Étant donné que les pétrolières vendent leurs actions dans le secteur, que les États-Unis vont sans doute devenir un exportateur net de pétrole, que le Canada ne possède pas de capacités de raffinage des sables bitumineux, que les acheteurs potentiels en Asie se tournent vers l’énergie renouvelable, que les raffineries et les entreprises liées aux pipelines au Canada appartiennent à des intérêts étrangers et que la diversification de l’économie albertaine est sur la bonne voie, le désir d’aller de l’avant avec le projet de pipeline est-il une politique avisée?

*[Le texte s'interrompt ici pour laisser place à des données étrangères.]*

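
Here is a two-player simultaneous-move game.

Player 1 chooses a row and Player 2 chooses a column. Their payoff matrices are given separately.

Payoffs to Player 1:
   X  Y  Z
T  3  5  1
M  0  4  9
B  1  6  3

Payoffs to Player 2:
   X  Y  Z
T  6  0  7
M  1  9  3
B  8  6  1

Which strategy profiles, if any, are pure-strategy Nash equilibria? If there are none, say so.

Player 1 against X: payoffs 3, 0, 1 → best response T.
Player 1 against Y: payoffs 5, 4, 6 → best response B.
Player 1 against Z: payoffs 1, 9, 3 → best response M.
Player 2 against T: payoffs 6, 0, 7 → best response Z.
Player 2 against M: payoffs 1, 9, 3 → best response Y.
Player 2 against B: payoffs 8, 6, 1 → best response X.
No profile is a mutual best response for all players.

No pure-strategy Nash equilibrium.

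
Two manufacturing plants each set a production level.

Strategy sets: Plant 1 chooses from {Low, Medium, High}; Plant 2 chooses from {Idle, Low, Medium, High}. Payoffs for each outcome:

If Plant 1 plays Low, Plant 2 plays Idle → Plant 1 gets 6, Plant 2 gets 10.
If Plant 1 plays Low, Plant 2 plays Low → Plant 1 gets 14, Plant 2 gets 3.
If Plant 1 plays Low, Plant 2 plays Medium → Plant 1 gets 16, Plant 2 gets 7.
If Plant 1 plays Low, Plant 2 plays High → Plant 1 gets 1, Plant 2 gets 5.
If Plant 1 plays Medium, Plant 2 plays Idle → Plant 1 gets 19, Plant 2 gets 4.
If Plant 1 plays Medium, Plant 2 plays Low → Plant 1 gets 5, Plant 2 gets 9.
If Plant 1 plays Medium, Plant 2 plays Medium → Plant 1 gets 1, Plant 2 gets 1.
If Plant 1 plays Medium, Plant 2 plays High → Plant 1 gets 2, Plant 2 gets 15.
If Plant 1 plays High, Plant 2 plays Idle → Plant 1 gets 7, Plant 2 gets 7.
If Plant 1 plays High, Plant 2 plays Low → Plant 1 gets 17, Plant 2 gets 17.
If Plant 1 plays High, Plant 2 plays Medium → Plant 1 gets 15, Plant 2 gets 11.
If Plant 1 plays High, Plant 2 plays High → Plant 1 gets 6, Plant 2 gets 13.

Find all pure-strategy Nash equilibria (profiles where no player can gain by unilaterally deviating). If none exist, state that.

The unique pure-strategy Nash equilibrium is (High, Low).

Plant 1 against Idle: payoffs 6, 19, 7 → best response Medium.
Plant 1 against Low: payoffs 14, 5, 17 → best response High.
Plant 1 against Medium: payoffs 16, 1, 15 → best response Low.
Plant 1 against High: payoffs 1, 2, 6 → best response High.
Plant 2 against Low: payoffs 10, 3, 7, 5 → best response Idle.
Plant 2 against Medium: payoffs 4, 9, 1, 15 → best response High.
Plant 2 against High: payoffs 7, 17, 11, 13 → best response Low.
Mutual best responses: (High, Low).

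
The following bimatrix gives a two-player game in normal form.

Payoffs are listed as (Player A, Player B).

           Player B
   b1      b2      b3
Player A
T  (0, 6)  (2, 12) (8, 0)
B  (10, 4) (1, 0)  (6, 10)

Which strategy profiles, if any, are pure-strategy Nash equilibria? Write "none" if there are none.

Mark each player's best response to every combination of opponents' strategies; a profile where every player is best-responding is a pure Nash equilibrium.
Player A against b1: payoffs 0, 10 → best response B.
Player A against b2: payoffs 2, 1 → best response T.
Player A against b3: payoffs 8, 6 → best response T.
Player B against T: payoffs 6, 12, 0 → best response b2.
Player B against B: payoffs 4, 0, 10 → best response b3.
Mutual best responses: (T, b2).

(T, b2)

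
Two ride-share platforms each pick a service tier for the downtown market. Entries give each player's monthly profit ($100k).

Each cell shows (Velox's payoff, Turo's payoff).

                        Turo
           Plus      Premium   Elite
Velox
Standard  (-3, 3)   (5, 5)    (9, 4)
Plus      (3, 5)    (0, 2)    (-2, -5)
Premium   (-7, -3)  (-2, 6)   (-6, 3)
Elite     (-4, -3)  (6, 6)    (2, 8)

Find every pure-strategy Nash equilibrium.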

Ou s’agit-il simplement d’un bon coup politique?
La sénatrice Rosa Galvez, Ph. D., ing., représente la division de Bedford au Québec. Elle fait partie des principaux experts canadiens en matière de contrôle de la pollution et préside le Comité sénatorial de l’énergie, de l’environnement et des ressources naturelles
Cet article a été publié le 18 avril 2018 dans le Hill Times (en anglais seulement).